The folks at the Indiana Department of Education’s elearning group are working on an OER #GoOpen initiative, which includes a series of Twitter chats (#INeLearn). Last night I participated in one of these lively conversations.
After this chat, I was struck by how important TRUST is to open learning, and again, how OER doesn’t necessarily have to coincide with open learning. (Below is an excerpt from this chat that brought this home to me. A fuller storify of this chat is available here.)
The distinction between open learning and OER has been a recurring theme in my work and my writing here. OER can be implemented without open pedagogy, though in my opinion that misses the whole point. In my mind, the most important benefits come from open learning, which can likewise be done without OER. Of course, the best approach is a combination of the two.

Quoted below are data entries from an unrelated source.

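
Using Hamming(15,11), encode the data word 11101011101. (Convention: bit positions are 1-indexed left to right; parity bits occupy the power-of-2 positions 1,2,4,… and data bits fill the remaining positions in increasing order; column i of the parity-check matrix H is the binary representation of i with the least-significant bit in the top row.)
Codeword c = d · G (mod 2), d = 11101011101:
  c[0] = d·G[:,0] = (11101011101)·(11011010101) mod 2 = 1+1+0+0+1+0+1+0+1+0+1 mod 2 = 0
  c[1] = d·G[:,1] = (11101011101)·(10110110011) mod 2 = 1+0+1+0+0+0+1+0+0+0+1 mod 2 = 0
  c[2] = d·G[:,2] = (11101011101)·(10000000000) mod 2 = 1+0+0+0+0+0+0+0+0+0+0 mod 2 = 1
  c[3] = d·G[:,3] = (11101011101)·(01110001111) mod 2 = 0+1+1+0+0+0+0+1+1+0+1 mod 2 = 1
  c[4] = d·G[:,4] = (11101011101)·(01000000000) mod 2 = 0+1+0+0+0+0+0+0+0+0+0 mod 2 = 1
  c[5] = d·G[:,5] = (11101011101)·(00100000000) mod 2 = 0+0+1+0+0+0+0+0+0+0+0 mod 2 = 1
  c[6] = d·G[:,6] = (11101011101)·(00010000000) mod 2 = 0+0+0+0+0+0+0+0+0+0+0 mod 2 = 0
  c[7] = d·G[:,7] = (11101011101)·(00001111111) mod 2 = 0+0+0+0+1+0+1+1+1+0+1 mod 2 = 1
  c[8] = d·G[:,8] = (11101011101)·(00001000000) mod 2 = 0+0+0+0+1+0+0+0+0+0+0 mod 2 = 1
  c[9] = d·G[:,9] = (11101011101)·(00000100000) mod 2 = 0+0+0+0+0+0+0+0+0+0+0 mod 2 = 0
  c[10] = d·G[:,10] = (11101011101)·(00000010000) mod 2 = 0+0+0+0+0+0+1+0+0+0+0 mod 2 = 1
  c[11] = d·G[:,11] = (11101011101)·(00000001000) mod 2 = 0+0+0+0+0+0+0+1+0+0+0 mod 2 = 1
  c[12] = d·G[:,12] = (11101011101)·(00000000100) mod 2 = 0+0+0+0+0+0+0+0+1+0+0 mod 2 = 1
  c[13] = d·G[:,13] = (11101011101)·(00000000010) mod 2 = 0+0+0+0+0+0+0+0+0+0+0 mod 2 = 0
  c[14] = d·G[:,14] = (11101011101)·(00000000001) mod 2 = 0+0+0+0+0+0+0+0+0+0+1 mod 2 = 1
Codeword = 001111011011101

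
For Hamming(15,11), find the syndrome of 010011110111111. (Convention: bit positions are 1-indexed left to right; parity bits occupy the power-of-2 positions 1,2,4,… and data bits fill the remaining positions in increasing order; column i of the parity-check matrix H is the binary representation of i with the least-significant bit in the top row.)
Syndrome s = H · r^T (mod 2), r = 010011110111111:
  s[0] = (101010101010101)·(010011110111111) mod 2 = 0+0+0+0+1+0+1+0+0+0+1+0+1+0+1 mod 2 = 1
  s[1] = (011001100110011)·(010011110111111) mod 2 = 0+1+0+0+0+1+1+0+0+1+1+0+0+1+1 mod 2 = 1
  s[2] = (000111100001111)·(010011110111111) mod 2 = 0+0+0+0+1+1+1+0+0+0+0+1+1+1+1 mod 2 = 1
  s[3] = (000000011111111)·(010011110111111) mod 2 = 0+0+0+0+0+0+0+1+0+1+1+1+1+1+1 mod 2 = 1
Syndrome = 1111
Non-zero syndrome: error at position 15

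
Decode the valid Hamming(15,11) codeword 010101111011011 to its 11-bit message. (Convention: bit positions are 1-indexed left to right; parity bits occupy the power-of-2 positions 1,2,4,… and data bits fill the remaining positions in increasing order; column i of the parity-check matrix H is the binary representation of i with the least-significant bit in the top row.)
Parity bits occupy power-of-2 positions; data bits are at positions {3,5,6,7,9,10,11,12,13,14,15} (1-indexed).
Extract: c[3]=0 c[5]=0 c[6]=1 c[7]=1 c[9]=1 c[10]=0 c[11]=1 c[12]=1 c[13]=0 c[14]=1 c[15]=1
Data = 00111011011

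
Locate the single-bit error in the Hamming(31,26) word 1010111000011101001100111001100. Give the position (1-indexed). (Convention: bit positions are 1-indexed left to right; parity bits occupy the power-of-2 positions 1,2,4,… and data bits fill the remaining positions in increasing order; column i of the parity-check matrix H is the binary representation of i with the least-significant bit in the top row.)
Syndrome s = H · r^T (mod 2), r = 1010111000011101001100111001100:
  s[0] = (1010101010101010101010101010101)·(1010111000011101001100111001100) mod 2 = 1+0+1+0+1+0+1+0+0+0+0+0+1+0+0+0+0+0+1+0+0+0+1+0+1+0+0+0+1+0+0 mod 2 = 1
  s[1] = (0110011001100110011001100110011)·(1010111000011101001100111001100) mod 2 = 0+0+1+0+0+1+1+0+0+0+0+0+0+1+0+0+0+0+1+0+0+0+1+0+0+0+0+0+0+0+0 mod 2 = 0
  s[2] = (0001111000011110000111100001111)·(1010111000011101001100111001100) mod 2 = 0+0+0+0+1+1+1+0+0+0+0+1+1+1+0+0+0+0+0+1+0+0+1+0+0+0+0+1+1+0+0 mod 2 = 0
  s[3] = (0000000111111110000000011111111)·(1010111000011101001100111001100) mod 2 = 0+0+0+0+0+0+0+0+0+0+0+1+1+1+0+0+0+0+0+0+0+0+0+1+1+0+0+1+1+0+0 mod 2 = 1
  s[4] = (0000000000000001111111111111111)·(1010111000011101001100111001100) mod 2 = 0+0+0+0+0+0+0+0+0+0+0+0+0+0+0+1+0+0+1+1+0+0+1+1+1+0+0+1+1+0+0 mod 2 = 0
Syndrome = 10010
Column i of H is the binary representation of i, so the syndrome is the binary index of the flipped bit.
Read s = 10010 with s[0] as LSB: 1·2^0 + 0·2^1 + 0·2^2 + 1·2^3 + 0·2^4 = 9.
Error is at bit position 9.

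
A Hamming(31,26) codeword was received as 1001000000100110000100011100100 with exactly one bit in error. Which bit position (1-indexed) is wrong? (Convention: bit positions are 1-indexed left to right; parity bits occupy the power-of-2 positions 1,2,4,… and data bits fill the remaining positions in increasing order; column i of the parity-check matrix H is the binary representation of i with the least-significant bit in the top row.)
Syndrome s = H · r^T (mod 2), r = 1001000000100110000100011100100:
  s[0] = (1010101010101010101010101010101)·(1001000000100110000100011100100) mod 2 = 1+0+0+0+0+0+0+0+0+0+1+0+0+0+1+0+0+0+0+0+0+0+0+0+1+0+0+0+1+0+0 mod 2 = 1
  s[1] = (0110011001100110011001100110011)·(1001000000100110000100011100100) mod 2 = 0+0+0+0+0+0+0+0+0+0+1+0+0+1+1+0+0+0+0+0+0+0+0+0+0+1+0+0+0+0+0 mod 2 = 0
  s[2] = (0001111000011110000111100001111)·(1001000000100110000100011100100) mod 2 = 0+0+0+1+0+0+0+0+0+0+0+0+0+1+1+0+0+0+0+1+0+0+0+0+0+0+0+0+1+0+0 mod 2 = 1
  s[3] = (0000000111111110000000011111111)·(1001000000100110000100011100100) mod 2 = 0+0+0+0+0+0+0+0+0+0+1+0+0+1+1+0+0+0+0+0+0+0+0+1+1+1+0+0+1+0+0 mod 2 = 1
  s[4] = (0000000000000001111111111111111)·(1001000000100110000100011100100) mod 2 = 0+0+0+0+0+0+0+0+0+0+0+0+0+0+0+0+0+0+0+1+0+0+0+1+1+1+0+0+1+0+0 mod 2 = 1
Syndrome = 10111
Column i of H is the binary representation of i, so the syndrome is the binary index of the flipped bit.
Read s = 10111 with s[0] as LSB: 1·2^0 + 0·2^1 + 1·2^2 + 1·2^3 + 1·2^4 = 29.
Error is at bit position 29.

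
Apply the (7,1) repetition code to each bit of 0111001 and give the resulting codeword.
Repeat each bit 7× and concatenate:
0→0000000  1→1111111  1→1111111  1→1111111  0→0000000  0→0000000  1→1111111
Codeword = 0000000111111111111111111111000000000000001111111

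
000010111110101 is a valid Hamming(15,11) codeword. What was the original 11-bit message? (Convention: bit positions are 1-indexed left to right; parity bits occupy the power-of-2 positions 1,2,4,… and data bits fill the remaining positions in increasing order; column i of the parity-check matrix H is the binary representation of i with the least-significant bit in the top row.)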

Several of the discussion points in last night’s #INeLearn conversation brought this home to me, and they all revolved around TRUST of educators (and of learners):
- The oft-mentioned topic of materials evaluation and curation was brought up. Who should do this? How should it be done?
- The questions of sharing rights, access, etc. came up. Related to this is the question of whether educators should be allowed to modify materials.
- Who should be designing our curriculum? How is personalization to be done at the classroom or individual level? (“fidelity” issues)
All of these are points that I have heard raised at schools, districts, states, and national organizations. There seems to be a fundamental lack of trust in our educators (and even more so, our learners) to make these decisions.
To me, this is an issue of professionalism. The teachers I have worked with nationwide are thoughtful, high quality folks. They have the best interests of their students at heart and, by and large, know how to address their needs.
Unfortunately, education in the US has turned into a negative blame game, and teachers have bore the brunt of this. It’s time we reverse this, and let teachers do their job.
Open learning demands not only that we trust and empower not only our teachers, but also our learners. Doing this, I believe, would result in a more positive learning experience all around. Teachers and the learners they inspire are the most important part of any learning experience — more important than any textbooks, standards, content, electronic resources, or other resources. If we don’t trust and empower our teachers and learners, no resources are going to be effective.
On the positive side, thoughtful professional development that engages teachers in finding, evaluating, curating, and modifying open resources is one of the best ways to deepen our practice. And this benefits everyone. This may in fact be one of the greatest benefits to OER.
I’d love to hear your thoughts on this and hope to see you on future #INeLearn chats.